The surprise lambs came on Monday lunchtime, as the couple from Broomhill Farm, were in the midst of their first lambing stint, and mother and babies are all doing well.

This is the second time in just four years that the couple have had a ewe that his given birth to five lambs.

“We had her scanned and we were told she may have quads,” said Jenny 35. “We bought the English Mule ewe about four years ago as a shearling and she has had lots of lambs, but never five or four,” said Christopher, 32.

“I was in the lambing shed when she had her first two relatively easy, so we came in for our dinner and left her to it. She had been scanned for four, but we were expecting triplets. But I jokingly said I bet she has five, and when we went out there were five lambs and all healthy,” added Christopher.

Each of the five lambs, all girls, are all doing well, but Christopher said he would start adopting them on to other ewes in the coming days. “We do need to take extra care of them, so we will leave the ewe with two and foster the other three. Ewes are not built to feed five. We have a few ewes with single lambs, and we will also supplement by bottle feeding,” added Christopher.

“Quads are rare, but for us to have two sets of quintuplets in so many years is unbelievable,” he said.

“We have one little black one and the rest are light coloured,” said Jenny.

The couple, whose flock consists of Suffolks and Mule crosses, have 1,050 sheep to lamb, and are a third of the way through their first stint of lambing 200, with the remainder lambed in April.

And Christopher and Jenny have help from their two children, Ave, 5 and Danny, 4, at what is a busy time on most Cumbrian sheep farms. “They love being involved, particularly at lambing time,” said Jenny.

“We have been farming together six years, but Christopher’s dad owns the farm,” added Jenny.

The odds of a ewe having five surviving lambs from one pregnancy has previously been described as one in a million.

Although multiple births do happen more regularly, it is common for one or more lamb to be stillborn.

The number of lambs born by each ewe varies from breed to breed. First time mums are more likely to give birth to one lamb, although twins are not uncommon. There are some breeds of sheep that average more than two lambs per litter.

Lambing for some farmers can start as early as December, but the majority of farmers will begin in early spring. The sight of lambs bounding in the fields has long represented the onset of spring and the end of winter.

When it comes to delivery, lots of ewes will deliver their offspring unassisted out in the field. But farmers are on hand night and day to keep a close eye in case there are any problems. Some ewes, especially first time mums, will be brought into the lambing shed to give birth in case they need a helping hand.

Lambs are born around 145 days (or about 4.5 months) after the ewe falls pregnant, and lambing can go on as late as June in some parts of the country.

Once the lamb is born, it’s important its gets up on its feet quickly and latches to the ewes teat to get the colostrum (first milk) which is packed with nutrients and antibodies.

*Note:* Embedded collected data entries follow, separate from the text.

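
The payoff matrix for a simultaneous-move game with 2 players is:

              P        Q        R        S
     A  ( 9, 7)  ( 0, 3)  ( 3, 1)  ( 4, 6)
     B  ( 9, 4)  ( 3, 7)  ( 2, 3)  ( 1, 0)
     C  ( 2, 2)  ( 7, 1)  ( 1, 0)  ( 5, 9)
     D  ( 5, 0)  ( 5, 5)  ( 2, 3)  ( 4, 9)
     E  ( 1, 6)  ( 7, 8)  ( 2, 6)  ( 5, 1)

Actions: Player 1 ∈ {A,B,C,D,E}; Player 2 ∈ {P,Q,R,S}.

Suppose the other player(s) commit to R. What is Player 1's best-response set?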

If this doesn’t happen within the first few hours, the farmer will collect the colostrum from the mother and feed it directly to the lamb using a tube.

“Lambing is going grand for us.We have had a lot of triplets this year and some singles. It’s important to get a routine in place. We like to lamb outside, but the ground has been so saturated,” said Jenny. “We hope the weather will have improved for our April lambing.”

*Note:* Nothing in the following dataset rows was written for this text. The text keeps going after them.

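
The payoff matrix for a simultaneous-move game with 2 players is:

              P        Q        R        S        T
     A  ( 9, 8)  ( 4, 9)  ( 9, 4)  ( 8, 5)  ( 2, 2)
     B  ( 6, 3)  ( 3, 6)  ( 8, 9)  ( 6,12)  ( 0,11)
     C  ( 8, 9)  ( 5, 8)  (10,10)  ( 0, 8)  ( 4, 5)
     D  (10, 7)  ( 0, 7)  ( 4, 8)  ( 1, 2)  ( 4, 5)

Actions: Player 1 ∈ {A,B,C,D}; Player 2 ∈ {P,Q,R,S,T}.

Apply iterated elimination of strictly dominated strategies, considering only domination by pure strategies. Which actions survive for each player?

IESDS → P1:{A,C,D} P2:{P,Q,R}

P1 drop B (A beats it: P:9>6 Q:4>3 R:9>8 S:8>6 T:2>0)
P2 drop S (P beats it: A:8>5 C:9>8 D:7>2)
P2 drop T (P beats it: A:8>2 C:9>5 D:7>5)
P1→{A,C,D} P2→{P,Q,R}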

Christopher normally checks the sheep last thing at night. Most of these ewes have lambed two or three times and they know what they are doing in theory. Most like to lamb in the day, but we do get the odd one or two that lamb through the night. It’s a case of keeping an eye on things, in case one might need some help,” he added.

That’s Farming reports that the chances of a ewe giving birth to quintuplets are a million to one. For all five lambs to be born alive and well is even rarer.